The beginner trap: Squeezing the banana bag extracts harsh, starchy bitterness — let it drip-drain on its own and walk away.
Ingredients
- 3 lb. ripe bananas (fresh or frozen, peels on)
- 8 oz. white grape juice concentrate (frozen concentrate from the grocery store works great)
- 2½ lb. granulated sugar
- 1 oz. whole cloves
- 1 oz. fresh or jarred shredded ginger
- 1 cinnamon stick (3 inches), broken into pieces
- 2½ tsp. acid blend (or substitute 2 tsp. lemon juice per tsp. as a rough stand-in)
- ½ tsp. grape tannin (or 1 strong-brewed black tea bag, steeped and cooled)
- 7 pints (3.5 quarts) water, divided
- 1 packet Sherry yeast plus yeast nutrient (Lalvin 71B is a decent swap if Sherry yeast is hard to find)
Method
- Thinly slice the bananas without peeling them and place the slices inside a nylon mesh bag (a reusable paint-strainer bag from a hardware store works fine); tie it closed.

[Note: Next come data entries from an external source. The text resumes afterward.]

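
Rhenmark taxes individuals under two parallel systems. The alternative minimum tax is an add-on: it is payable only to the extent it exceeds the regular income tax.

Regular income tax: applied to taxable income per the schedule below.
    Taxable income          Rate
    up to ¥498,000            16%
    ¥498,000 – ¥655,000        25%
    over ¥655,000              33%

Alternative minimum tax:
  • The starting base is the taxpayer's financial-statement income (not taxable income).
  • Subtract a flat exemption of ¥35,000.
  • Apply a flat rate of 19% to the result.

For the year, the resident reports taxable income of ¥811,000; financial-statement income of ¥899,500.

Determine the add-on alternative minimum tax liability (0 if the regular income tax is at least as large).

¥0

Regular income tax:
  ¥498,000 × 16% = ¥79,680
  ¥157,000 × 25% = ¥39,250
  ¥156,000 × 33% = ¥51,480
  → ¥170,410

Alternative minimum tax:
  Base (financial-statement income): ¥899,500
  Less exemption ¥35,000 → base ¥864,500
  ¥864,500 × 19% = ¥164,255

¥164,255 ≤ ¥170,410, so no add-on is due.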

- Put the bag into 1½ quarts of water, bring to a boil, then reduce heat and simmer for 30 minutes.
- Lift the bag out and suspend it over the pot to drip-drain — do not press or squeeze it.
- Pour the hot banana liquid into your primary fermentation vessel over the remaining water, grape concentrate, sugar, cloves, ginger, cinnamon, acid blend, and grape tannin; stir until the sugar fully dissolves.

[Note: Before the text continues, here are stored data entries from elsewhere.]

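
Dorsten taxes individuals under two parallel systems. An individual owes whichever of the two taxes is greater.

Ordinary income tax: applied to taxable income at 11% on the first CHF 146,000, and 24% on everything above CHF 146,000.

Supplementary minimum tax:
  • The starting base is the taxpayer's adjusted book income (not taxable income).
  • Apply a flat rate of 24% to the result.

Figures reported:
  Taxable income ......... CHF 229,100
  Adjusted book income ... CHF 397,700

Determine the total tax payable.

CHF 95,448

Ordinary income tax:
  CHF 146,000 × 11% = CHF 16,060
  CHF 83,100 × 24% = CHF 19,944
  → CHF 36,004

Supplementary minimum tax:
  Base (adjusted book income): CHF 397,700
  CHF 397,700 × 24% = CHF 95,448

CHF 95,448 > CHF 36,004, so the supplementary minimum tax is the binding amount.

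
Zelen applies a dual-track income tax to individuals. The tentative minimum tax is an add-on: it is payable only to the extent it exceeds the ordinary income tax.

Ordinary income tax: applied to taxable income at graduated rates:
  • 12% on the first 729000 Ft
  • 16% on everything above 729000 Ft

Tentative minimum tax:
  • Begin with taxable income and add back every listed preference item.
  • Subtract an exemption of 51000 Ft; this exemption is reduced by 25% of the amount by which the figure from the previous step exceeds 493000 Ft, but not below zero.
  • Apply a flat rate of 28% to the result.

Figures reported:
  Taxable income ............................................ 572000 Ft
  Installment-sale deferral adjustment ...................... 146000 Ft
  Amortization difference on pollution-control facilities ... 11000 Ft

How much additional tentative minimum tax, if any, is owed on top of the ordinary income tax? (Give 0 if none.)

135480 Ft

Ordinary income tax:
  572000 Ft × 12% = 68640 Ft

Tentative minimum tax:
  Adjusted income: 572000 Ft + 146000 Ft + 11000 Ft = 729000 Ft
  Exemption: 25% × (729000 Ft − 493000 Ft) = 59000 Ft ≥ 51000 Ft, so the exemption is fully phased out
  Base: 729000 Ft − 0 Ft = 729000 Ft
  729000 Ft × 28% = 204120 Ft

Excess of tentative minimum tax over ordinary income tax: 204120 Ft − 68640 Ft = 135480 Ft.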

- Let the must cool to 70–75°F, then stir in the yeast and yeast nutrient; cover the vessel loosely with a clean cloth or loose lid.
- Stir the must once daily for 5 days.
- Strain the liquid into a 1-gallon secondary fermentation vessel (carboy or jug), fit an airlock, and move it to a cooler spot — aim for 60–65°F.

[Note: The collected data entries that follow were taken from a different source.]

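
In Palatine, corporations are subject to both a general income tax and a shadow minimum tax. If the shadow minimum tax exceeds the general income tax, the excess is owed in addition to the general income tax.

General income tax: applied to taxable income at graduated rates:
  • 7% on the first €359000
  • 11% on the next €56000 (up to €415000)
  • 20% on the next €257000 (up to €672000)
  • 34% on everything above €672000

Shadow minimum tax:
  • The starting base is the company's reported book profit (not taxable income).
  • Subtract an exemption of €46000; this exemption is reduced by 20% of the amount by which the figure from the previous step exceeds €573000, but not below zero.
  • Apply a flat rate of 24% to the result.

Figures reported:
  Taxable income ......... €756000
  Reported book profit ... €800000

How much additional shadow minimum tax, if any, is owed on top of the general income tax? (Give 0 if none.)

€80606

General income tax:
  €359000 × 7% = €25130
  €56000 × 11% = €6160
  €257000 × 20% = €51400
  €84000 × 34% = €28560
  → €111250

Shadow minimum tax:
  Base (reported book profit): €800000
  Exemption: €46000 − 20% × (€800000 − €573000) = €46000 − €45400 = €600
  Base: €800000 − €600 = €799400
  €799400 × 24% = €191856

Excess of shadow minimum tax over general income tax: €191856 − €111250 = €80606.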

- Rack the wine off its sediment after one month, then again two months after that.
- Once the wine runs clear, rack one final time into clean bottles and seal.
- Wait at least six months before opening a bottle — a full year is better.
Why this works
Simmering the bananas (peels and all) pulls out soluble sugars and flavor compounds while the pectin in the fruit begins to break down. Keeping the bag out of a squeeze matters because the peels hold bitter tannins and starchy compounds that would cloud and roughen the finished wine. The white grape concentrate adds fermentable sugar and a neutral fruit backbone without competing with the spices. Sherry yeast thrives at slightly cooler temperatures and produces acetaldehyde compounds that give the wine its characteristic nutty, oxidative edge — a perfect foil for the warm spice notes. The long secondary fermentation at 60–65°F slows things down deliberately, letting fine particles settle out cleanly.
Notes
Frozen bananas are actually ideal here — the freeze-thaw cycle breaks down cell walls and releases more juice during the simmer. If acid blend isn’t available at your local homebrew shop, it can be ordered online or approximated with fresh lemon juice, though the balance will be less precise. If the wine is still hazy after three months, a campden tablet (potassium metabisulfite) added at the second racking can help encourage clearing.